While making and improving medicines may never be child’s play, chemists are always looking for simpler ways to build complex molecules. And chemists often succeed, especially when they emulate natural systems that accomplish biosynthesis via the iterative coupling of a few chemical building blocks. Already, chemists have devised generalized synthesis platforms that are analogous to biosynthetic systems for constructing polypeptides, oligonucleotides, and oligosaccharides. Most recently, chemists at the University of Illinois have emulated nature’s building block chemistry to build polyenes, which number in the thousands, including many that have potential as drugs.
These scientists, led by Martin Burke, M.D., Ph.D., a professor of chemistry at the university and early career scientist at the Howard Hughes Medical Institute, reported that the polyene motifs found in >75% of all known polyene natural products can be synthesized by means of a systematic building block technique. The scientists detailed their findings May 11 in Nature Chemistry, in an article entitled “Synthesis of most polyene natural product motifs using just 12 building blocks and one coupling reaction.”
“Using the same general retrosynthetic algorithm and reaction conditions, this platform enabled both the synthesis of a wide range of polyene frameworks that covered all of this natural-product chemical space and the first total syntheses of the polyene natural products asnipyrone B, physarigin A, and neurosporaxanthin β-D-glucopyranoside,” the authors wrote.
“We want to understand how these molecules work, and synthesis is a very powerful engine to drive experiments that enable understanding,” said Dr. Burke. “Once you have the pieces in a bottle, you can make naturally occurring molecules, or you can change the pieces slightly to make them better. Usually, that’s such a herculean task that it slows down research. But if that part becomes on-demand, you can make anything you want, and it can powerfully accelerate the drug discovery process.”
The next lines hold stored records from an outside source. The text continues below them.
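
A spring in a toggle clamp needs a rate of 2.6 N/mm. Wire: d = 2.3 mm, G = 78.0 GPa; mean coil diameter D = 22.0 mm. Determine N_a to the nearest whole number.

10

N_a = Gd⁴/(8D³k) = (78.0×10³ × 2.3⁴)/(8 × 22.0³ × 2.6)
    = 2.18276e+06 / 221478 = 9.855 → 10 coils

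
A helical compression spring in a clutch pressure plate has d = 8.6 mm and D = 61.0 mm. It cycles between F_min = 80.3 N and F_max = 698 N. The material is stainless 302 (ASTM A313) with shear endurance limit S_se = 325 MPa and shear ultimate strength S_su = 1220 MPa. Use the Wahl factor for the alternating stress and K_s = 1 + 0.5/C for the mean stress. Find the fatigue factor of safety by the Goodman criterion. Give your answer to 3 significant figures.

C = D/d = 61.0/8.6 = 7.0930; K_W = (4C−1)/(4C−4)+0.615/C = 1.2098; K_s = 1+0.5/C = 1.0705
F_a = (F_max−F_min)/2 = 308.85 N; F_m = (F_max+F_min)/2 = 389.15 N
τ_a = K_W·8F_aD/(πd³) = 1.2098 × 75.426 = 91.25 MPa
τ_m = K_s·8F_mD/(πd³) = 1.0705 × 95.037 = 101.74 MPa
Goodman: 1/n_f = τ_a/S_se + τ_m/S_su = 91.25/325 + 101.74/1220 = 0.28077 + 0.08339 = 0.36416
n_f = 1/0.36416 = 2.746

2.75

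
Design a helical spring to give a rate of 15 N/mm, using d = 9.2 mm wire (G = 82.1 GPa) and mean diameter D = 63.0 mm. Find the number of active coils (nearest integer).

N_a = Gd⁴/(8D³k) = (82.1×10³ × 9.2⁴)/(8 × 63.0³ × 15)
    = 5.88159e+08 / 3.00056e+07 = 19.6 → 20 coils

20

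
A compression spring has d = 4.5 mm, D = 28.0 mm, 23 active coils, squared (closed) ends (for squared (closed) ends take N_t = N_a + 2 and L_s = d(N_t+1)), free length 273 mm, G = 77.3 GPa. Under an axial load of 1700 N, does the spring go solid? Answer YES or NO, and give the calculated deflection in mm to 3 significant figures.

YES, δ = 217 mm

k = Gd⁴/(8D³N_a) = (77.3×10³)(4.5⁴)/(8·28.0³·23) = 7.8476 N/mm
N_t = 25; L_s = 4.5·26 = 117 mm; δ_solid = L₀ − L_s = 273 − 117 = 156 mm
δ = F/k = 1700/7.8476 = 216.63 mm
δ ≥ δ_solid → spring goes solid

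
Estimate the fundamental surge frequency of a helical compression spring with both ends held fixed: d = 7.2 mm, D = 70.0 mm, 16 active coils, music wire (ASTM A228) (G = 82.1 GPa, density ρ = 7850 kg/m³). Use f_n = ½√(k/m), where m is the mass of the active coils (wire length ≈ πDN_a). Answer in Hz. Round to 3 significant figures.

k = Gd⁴/(8D³N_a) = (82.1×10³)(7.2⁴)/(8·70.0³·16) = 5.0254 N/mm = 5025.4 N/m
Wire length L = πDN_a = π·70.0·16 = 3518.6 mm
m = ρ·(πd²/4)·L = 7850 × 40.715×10⁻⁶ m² × 3.5186 m = 1.1246 kg
f_n = ½√(k/m) = 0.5·√(5025.4/1.1246) = 0.5·√(4468.7) = 33.424 Hz

33.4 Hz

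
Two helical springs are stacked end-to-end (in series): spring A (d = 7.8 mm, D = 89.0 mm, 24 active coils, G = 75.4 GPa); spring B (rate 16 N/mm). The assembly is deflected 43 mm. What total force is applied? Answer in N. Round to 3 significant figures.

78.5 N

k_A = Gd⁴/(8D³N_a) = (75.4×10³)(7.8⁴)/(8·89.0³·24) = 2.062 N/mm
Series: 1/k_eq = 1/2.062 + 1/16 = 0.54748; k_eq = 1.8266 N/mm
F = k_eq·δ = 1.8266·43 = 78.542 N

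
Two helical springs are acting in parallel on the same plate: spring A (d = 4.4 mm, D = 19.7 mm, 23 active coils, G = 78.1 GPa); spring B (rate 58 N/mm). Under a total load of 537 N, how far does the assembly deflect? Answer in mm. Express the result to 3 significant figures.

k_A = Gd⁴/(8D³N_a) = (78.1×10³)(4.4⁴)/(8·19.7³·23) = 20.809 N/mm
Parallel: k_eq = 20.809 + 58 = 78.809 N/mm
δ = F/k_eq = 537/78.809 = 6.814 mm

6.81 mm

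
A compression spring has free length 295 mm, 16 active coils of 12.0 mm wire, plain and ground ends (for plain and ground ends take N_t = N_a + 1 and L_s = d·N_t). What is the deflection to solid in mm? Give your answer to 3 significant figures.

N_t = 17; L_s = 12.0·17 = 204 mm
δ_solid = L₀ − L_s = 295 − 204 = 91 mm

91.0 mm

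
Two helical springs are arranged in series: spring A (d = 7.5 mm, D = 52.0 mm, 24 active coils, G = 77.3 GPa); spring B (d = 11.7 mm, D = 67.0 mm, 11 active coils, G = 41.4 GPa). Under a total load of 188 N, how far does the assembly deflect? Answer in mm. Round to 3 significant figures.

k_A = Gd⁴/(8D³N_a) = (77.3×10³)(7.5⁴)/(8·52.0³·24) = 9.0597 N/mm
k_B = Gd⁴/(8D³N_a) = (41.4×10³)(11.7⁴)/(8·67.0³·11) = 29.311 N/mm
Series: 1/k_eq = 1/9.0597 + 1/29.311 = 0.1445; k_eq = 6.9206 N/mm
δ = F/k_eq = 188/6.9206 = 27.165 mm

27.2 mm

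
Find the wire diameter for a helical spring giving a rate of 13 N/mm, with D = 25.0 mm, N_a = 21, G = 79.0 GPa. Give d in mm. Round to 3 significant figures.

d = (8D³N_a·k / G)^(1/4) = (8·25.0³·21·13 / (79.0×10³))^0.25
  = (431.96)^0.25 = 4.5589 mm

4.56 mm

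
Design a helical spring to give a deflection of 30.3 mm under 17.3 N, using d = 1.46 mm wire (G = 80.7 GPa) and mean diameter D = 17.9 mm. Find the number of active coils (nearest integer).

14

Required rate k = F/δ = 17.3/30.3 = 0.57096 N/mm
N_a = Gd⁴/(8D³k) = (80.7×10³ × 1.46⁴)/(8 × 17.9³ × 0.57096)
    = 366678 / 26197.1 = 14 → 14 coils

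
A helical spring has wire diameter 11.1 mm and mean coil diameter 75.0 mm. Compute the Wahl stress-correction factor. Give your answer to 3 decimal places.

C = D/d = 75.0/11.1 = 6.7568
K_W = (4C−1)/(4C−4) + 0.615/C = 26.027/23.027 + 0.0910 = 1.2213

1.221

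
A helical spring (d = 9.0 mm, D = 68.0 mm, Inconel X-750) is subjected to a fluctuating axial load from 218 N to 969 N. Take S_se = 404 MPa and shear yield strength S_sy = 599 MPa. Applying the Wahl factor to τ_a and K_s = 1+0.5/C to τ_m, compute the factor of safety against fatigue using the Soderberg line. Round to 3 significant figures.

1.94

C = D/d = 68.0/9.0 = 7.5556; K_W = (4C−1)/(4C−4)+0.615/C = 1.1958; K_s = 1+0.5/C = 1.0662
F_a = (F_max−F_min)/2 = 375.5 N; F_m = (F_max+F_min)/2 = 593.5 N
τ_a = K_W·8F_aD/(πd³) = 1.1958 × 89.193 = 106.66 MPa
τ_m = K_s·8F_mD/(πd³) = 1.0662 × 140.98 = 150.3 MPa
Soderberg: 1/n_f = τ_a/S_se + τ_m/S_sy = 106.66/404 + 150.3/599 = 0.26400 + 0.25093 = 0.51493
n_f = 1/0.51493 = 1.942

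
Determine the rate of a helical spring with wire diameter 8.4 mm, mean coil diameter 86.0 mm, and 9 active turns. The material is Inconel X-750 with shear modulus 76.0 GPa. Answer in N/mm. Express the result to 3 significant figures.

8.26 N/mm

k = Gd⁴/(8D³N_a) = (76.0×10³ × 8.4⁴) / (8 × 86.0³ × 9)
  = 3.78382e+08 / 4.5796e+07 = 8.2623 N/mm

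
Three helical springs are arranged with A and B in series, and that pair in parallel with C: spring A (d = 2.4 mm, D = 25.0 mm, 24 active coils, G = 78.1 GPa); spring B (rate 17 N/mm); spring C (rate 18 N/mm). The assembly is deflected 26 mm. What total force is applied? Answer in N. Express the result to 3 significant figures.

489 N

k_A = Gd⁴/(8D³N_a) = (78.1×10³)(2.4⁴)/(8·25.0³·24) = 0.86372 N/mm
Springs A,B series: k_AB = 1/(1/0.86372+1/17) = 0.82196 N/mm; parallel with C: k_eq = 0.82196+18 = 18.822 N/mm
F = k_eq·δ = 18.822·26 = 489.37 N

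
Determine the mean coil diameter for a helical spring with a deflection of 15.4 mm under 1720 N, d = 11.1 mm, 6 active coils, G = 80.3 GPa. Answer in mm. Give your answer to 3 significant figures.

Required rate k = F/δ = 1720/15.4 = 111.69 N/mm
D = (Gd⁴/(8N_a·k))^(1/3) = (80.3×10³·11.1⁴/(8·6·111.69))^(1/3)
  = (227383)^(1/3) = 61.0360 mm

61.0 mm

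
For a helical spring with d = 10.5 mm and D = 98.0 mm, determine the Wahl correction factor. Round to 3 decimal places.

1.156

C = D/d = 98.0/10.5 = 9.3333
K_W = (4C−1)/(4C−4) + 0.615/C = 36.333/33.333 + 0.0659 = 1.1559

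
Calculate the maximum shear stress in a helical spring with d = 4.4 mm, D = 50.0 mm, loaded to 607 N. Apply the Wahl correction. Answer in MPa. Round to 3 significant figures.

1020 MPa

Spring index C = D/d = 50.0/4.4 = 11.3636
K_W = (4C−1)/(4C−4) + 0.615/C = 44.455/41.455 + 0.0541 = 1.1265
τ₀ = 8FD/(πd³) = 8·607·50.0/(π·4.4³) = 242800/267.61 = 907.28 MPa
τ_max = K·τ₀ = 1.1265 × 907.28 = 1022 MPa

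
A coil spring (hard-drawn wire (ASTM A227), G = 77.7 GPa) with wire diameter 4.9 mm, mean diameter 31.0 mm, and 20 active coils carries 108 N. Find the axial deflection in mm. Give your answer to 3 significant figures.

k = Gd⁴/(8D³N_a) = (77.7×10³)(4.9⁴)/(8·31.0³·20) = 9.3972 N/mm
δ = F/k = 108 / 9.3972 = 11.493 mm

11.5 mm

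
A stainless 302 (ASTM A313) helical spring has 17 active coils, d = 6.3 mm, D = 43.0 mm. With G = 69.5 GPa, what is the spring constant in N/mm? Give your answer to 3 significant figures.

10.1 N/mm

k = Gd⁴/(8D³N_a) = (69.5×10³ × 6.3⁴) / (8 × 43.0³ × 17)
  = 1.09483e+08 / 1.0813e+07 = 10.125 N/mm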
To demonstrate their findings, the researchers synthesized several compounds representing a wide variety of polyene molecules using only the dozen designated building blocks. Many of these building blocks are available commercially thanks to a partnership between Dr. Burke’s group and Sigma-Aldrich.
Dr. Burke hopes that identifying the required building blocks and making them widely available will speed understanding of polyene natural products and their potential as pharmaceuticals, particularly compounds that until now have been left unexplored because they were too costly or time-consuming to make.
Burke’s group hopes eventually to identify and manufacture a set of building blocks from which any researcher—trained chemist or not—can build any small molecule. “Now that we have this quantifiable result, that with only 12 building blocks we can make more than 75% of polyenes, we are committed to figuring out a global collection of building blocks—how to make them, how to put them together—to create a generalized approach for small molecule synthesis.”